Le politiche per la tutela delle minori e dei minori stranieri non accompagnati chiamano in causa una costellazione vasta ed eterogenea di soggetti: dalla Prefettura alla Questura, dal Tribunale per i Minorenni agli enti locali, dalle comunità di accoglienza ai tutori e alle tutrici, dalle scuole agli enti di formazione e alle agenzie per il lavoro, dai consolati alle organizzazioni internazionali.
A fronte di un sistema di visioni, valori e obiettivi condivisi, l’operatività quotidiana mostra invece un grado elevato di frammentazione, di sovrapposizione e di disomogeneità tra i tanti interventi in campo. Tutti i soggetti perseguono il medesimo obiettivo di piena tutela dei diritti dei minori e delle minori in migrazione, ma lo fanno con modalità, logiche e tempistiche diverse, non sempre coerenti tra loro.
Per arrivare a un grado maggiore di integrazione, occorre conoscere le reti territoriali e il loro funzionamento. Mappare attori e azioni in campo, indagare i flussi di risorse e le fonti di finanziamento, esplorare il sistema di relazioni e le connessioni che sussistono tra i diversi soggetti, osservare meccanismi decisionali e dinamiche di potere: sono tutte operazioni necessarie per costruire un quadro del contesto di riferimento.

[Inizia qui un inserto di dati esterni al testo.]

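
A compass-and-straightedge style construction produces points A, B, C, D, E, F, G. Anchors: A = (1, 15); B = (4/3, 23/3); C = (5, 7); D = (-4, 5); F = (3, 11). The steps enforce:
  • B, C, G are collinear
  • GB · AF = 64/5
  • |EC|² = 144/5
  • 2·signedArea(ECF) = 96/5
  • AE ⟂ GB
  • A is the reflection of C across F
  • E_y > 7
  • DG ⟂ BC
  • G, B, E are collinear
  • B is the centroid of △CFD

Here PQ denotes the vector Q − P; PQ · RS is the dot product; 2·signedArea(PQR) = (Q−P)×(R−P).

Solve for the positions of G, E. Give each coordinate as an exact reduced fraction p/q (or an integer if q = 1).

1. G_x = -84/25  [B, C, G are collinear ∩ DG ⟂ BC]
2. G_y = 213/25  [B, C, G are collinear ∩ DG ⟂ BC]
   → G = (-84/25, 213/25)
3. E_x = -7/25  [G, B, E are collinear ∩ AE ⟂ GB]
4. E_y = 199/25  [G, B, E are collinear ∩ AE ⟂ GB]
   → E = (-7/25, 199/25)

E = (-7/25, 199/25)
G = (-84/25, 213/25)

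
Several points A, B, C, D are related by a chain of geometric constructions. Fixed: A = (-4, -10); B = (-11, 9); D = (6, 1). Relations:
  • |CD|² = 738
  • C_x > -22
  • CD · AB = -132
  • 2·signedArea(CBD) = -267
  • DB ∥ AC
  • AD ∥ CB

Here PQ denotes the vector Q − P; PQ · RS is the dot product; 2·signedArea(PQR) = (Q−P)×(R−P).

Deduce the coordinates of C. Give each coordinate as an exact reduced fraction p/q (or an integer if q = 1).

C = (-21, -2)

1. C_x = -21  [AD ∥ CB ∩ DB ∥ AC]
2. C_y = -2  [AD ∥ CB ∩ DB ∥ AC]
   → C = (-21, -2)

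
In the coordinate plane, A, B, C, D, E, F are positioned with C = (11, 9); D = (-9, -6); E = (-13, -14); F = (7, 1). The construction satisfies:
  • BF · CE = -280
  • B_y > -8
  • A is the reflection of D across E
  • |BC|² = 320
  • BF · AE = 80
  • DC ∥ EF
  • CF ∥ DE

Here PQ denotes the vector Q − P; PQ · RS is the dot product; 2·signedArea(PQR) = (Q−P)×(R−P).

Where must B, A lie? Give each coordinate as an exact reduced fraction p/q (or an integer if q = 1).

1. A_x = -17  [A is the reflection of D across E]
2. A_y = -22  [A is the reflection of D across E]
   → A = (-17, -22)
3. B_x = 3  [BF · CE = -280 ∩ BF · AE = 80]
4. B_y = -7  [BF · CE = -280 ∩ BF · AE = 80]
   → B = (3, -7)

A = (-17, -22)
B = (3, -7)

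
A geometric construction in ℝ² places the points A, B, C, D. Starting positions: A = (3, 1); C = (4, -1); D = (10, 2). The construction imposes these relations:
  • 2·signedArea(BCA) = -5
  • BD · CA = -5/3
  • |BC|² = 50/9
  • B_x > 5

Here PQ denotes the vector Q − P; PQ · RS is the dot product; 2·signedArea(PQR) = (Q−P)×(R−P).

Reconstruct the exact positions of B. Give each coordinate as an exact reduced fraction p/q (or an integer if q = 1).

1. B_x = 17/3  [BD · CA = -5/3 ∩ 2·signedArea(BCA) = -5]
2. B_y = 2/3  [BD · CA = -5/3 ∩ 2·signedArea(BCA) = -5]
   → B = (17/3, 2/3)

B = (17/3, 2/3)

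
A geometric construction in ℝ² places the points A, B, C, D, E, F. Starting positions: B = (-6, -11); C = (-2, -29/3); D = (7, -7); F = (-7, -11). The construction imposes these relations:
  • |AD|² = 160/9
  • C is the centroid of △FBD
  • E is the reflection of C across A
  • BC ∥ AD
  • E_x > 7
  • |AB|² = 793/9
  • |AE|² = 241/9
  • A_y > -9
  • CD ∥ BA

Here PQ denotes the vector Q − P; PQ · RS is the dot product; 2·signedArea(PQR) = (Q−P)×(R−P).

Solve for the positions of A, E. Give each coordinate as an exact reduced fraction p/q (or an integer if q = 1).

A = (3, -25/3)
E = (8, -7)

1. A_x = 3  [BC ∥ AD ∩ CD ∥ BA]
2. A_y = -25/3  [BC ∥ AD ∩ CD ∥ BA]
   → A = (3, -25/3)
3. E_x = 8  [E is the reflection of C across A]
4. E_y = -7  [E is the reflection of C across A]
   → E = (8, -7)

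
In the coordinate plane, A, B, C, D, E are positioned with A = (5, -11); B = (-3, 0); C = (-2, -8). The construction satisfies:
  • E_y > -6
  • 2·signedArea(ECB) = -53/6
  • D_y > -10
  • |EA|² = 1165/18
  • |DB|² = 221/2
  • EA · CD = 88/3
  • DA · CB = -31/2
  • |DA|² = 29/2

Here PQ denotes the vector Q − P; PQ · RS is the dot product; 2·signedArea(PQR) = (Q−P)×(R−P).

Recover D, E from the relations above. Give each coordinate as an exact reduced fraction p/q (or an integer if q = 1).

1. D_x = 3/2  [line 1·x + -8·y + -155/2 = 0 ∩ |DB|² = 221/2]
2. D_y = -19/2  [line 1·x + -8·y + -155/2 = 0 ∩ |DB|² = 221/2]
   → D = (3/2, -19/2)
3. E_x = -7/6  [EA · CD = 88/3 ∩ 2·signedArea(ECB) = -53/6]
4. E_y = -35/6  [EA · CD = 88/3 ∩ 2·signedArea(ECB) = -53/6]
   → E = (-7/6, -35/6)

D = (3/2, -19/2)
E = (-7/6, -35/6)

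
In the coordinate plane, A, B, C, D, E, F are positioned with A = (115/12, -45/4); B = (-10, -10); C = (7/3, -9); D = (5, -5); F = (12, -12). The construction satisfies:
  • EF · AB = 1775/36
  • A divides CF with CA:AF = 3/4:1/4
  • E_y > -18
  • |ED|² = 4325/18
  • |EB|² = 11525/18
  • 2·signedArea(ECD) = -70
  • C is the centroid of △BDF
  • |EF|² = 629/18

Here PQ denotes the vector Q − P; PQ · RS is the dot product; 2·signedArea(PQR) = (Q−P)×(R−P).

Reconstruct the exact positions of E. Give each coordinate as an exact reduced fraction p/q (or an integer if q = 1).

1. E_x = 85/6  [2·signedArea(ECD) = -70 ∩ EF · AB = 1775/36]
2. E_y = -35/2  [2·signedArea(ECD) = -70 ∩ EF · AB = 1775/36]
   → E = (85/6, -35/2)

E = (85/6, -35/2)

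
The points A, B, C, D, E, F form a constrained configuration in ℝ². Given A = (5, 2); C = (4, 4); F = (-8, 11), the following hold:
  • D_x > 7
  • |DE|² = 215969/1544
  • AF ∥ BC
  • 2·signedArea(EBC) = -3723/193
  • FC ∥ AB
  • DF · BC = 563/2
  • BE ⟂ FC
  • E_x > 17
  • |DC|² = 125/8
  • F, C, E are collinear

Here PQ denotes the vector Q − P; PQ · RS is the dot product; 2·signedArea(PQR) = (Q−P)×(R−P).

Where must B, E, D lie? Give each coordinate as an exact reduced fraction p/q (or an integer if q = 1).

B = (17, -5)
D = (29/4, 7/4)
E = (3400/193, -761/193)

1. B_x = 17  [AF ∥ BC ∩ FC ∥ AB]
2. B_y = -5  [AF ∥ BC ∩ FC ∥ AB]
   → B = (17, -5)
3. E_x = 3400/193  [F, C, E are collinear ∩ BE ⟂ FC]
4. E_y = -761/193  [F, C, E are collinear ∩ BE ⟂ FC]
   → E = (3400/193, -761/193)
5. D_x = 29/4  [line 13·x + -9·y + -157/2 = 0 ∩ |DC|² = 125/8]
6. D_y = 7/4  [line 13·x + -9·y + -157/2 = 0 ∩ |DC|² = 125/8]
   → D = (29/4, 7/4)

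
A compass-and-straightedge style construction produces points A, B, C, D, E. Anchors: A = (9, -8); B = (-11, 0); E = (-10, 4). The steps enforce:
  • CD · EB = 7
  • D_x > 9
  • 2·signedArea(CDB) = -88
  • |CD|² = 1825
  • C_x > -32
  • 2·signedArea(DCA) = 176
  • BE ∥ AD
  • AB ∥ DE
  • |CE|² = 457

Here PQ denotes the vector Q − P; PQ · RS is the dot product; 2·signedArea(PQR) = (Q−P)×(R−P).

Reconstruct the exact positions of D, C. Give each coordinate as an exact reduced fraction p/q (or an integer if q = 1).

C = (-31, 8)
D = (10, -4)

1. D_x = 10  [AB ∥ DE ∩ BE ∥ AD]
2. D_y = -4  [AB ∥ DE ∩ BE ∥ AD]
   → D = (10, -4)
3. C_x = -31  [2·signedArea(CDB) = -88 ∩ CD · EB = 7]
4. C_y = 8  [2·signedArea(CDB) = -88 ∩ CD · EB = 7]
   → C = (-31, 8)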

Occorre condurre questa operazione superando i confini propri degli ambiti tematici o di quelli tracciati in base a rapporti di potere.
Occorre, poi, attivare meccanismi specifici che garantiscano il maggiore grado possibile di integrazione nel sistema, tanto a livello di analisi dei fenomeni quanto a livello di implementazione di risposte efficaci e di utilizzo di risorse scarse. L’approccio interdisciplinare, la costituzione di gruppi di lavoro inter-istituzionali, l’attivazione di unità interdipartimentali e la nomina di figure con esplicite funzioni di regia, sono solo alcune delle possibili soluzioni di governance che i territori possono mettere in campo per conseguire questo obiettivo.
Infine, per una chiara definizione del ruolo di tutti i soggetti in campo, bisogna fare attenzione a funzioni delicate come quelle di indirizzo, di regia e di garanzia. L’articolazione di ruoli e funzioni può certamente variare a seconda delle epoche, dei territori e degli specifici equilibri di contesto. L’analisi di prassi virtuose mostra però due elementi ricorrenti da tenere in considerazione rispetto alla leadership.
Nella maggior parte dei casi, le leadership pubbliche e istituzionali sono più efficaci delle leadership di altro tipo, nella misura in cui garantiscono la piena legittimità degli interventi proposti e ne assicurano la continuità nel tempo a prescindere da interruzioni, instabilità dei cicli politici, bandi di finanziamento e gare d’appalto.
Una leadership collaborativa e partecipativa è più efficace di una leadership che approccia reti e territori in modo saltuario e strumentale, nella misura in cui la tenuta di un sistema complesso e di tutti gli attori che ne fanno parte garantisce solidità, adattabilità, sostenibilità e capacità di generare nuove idee.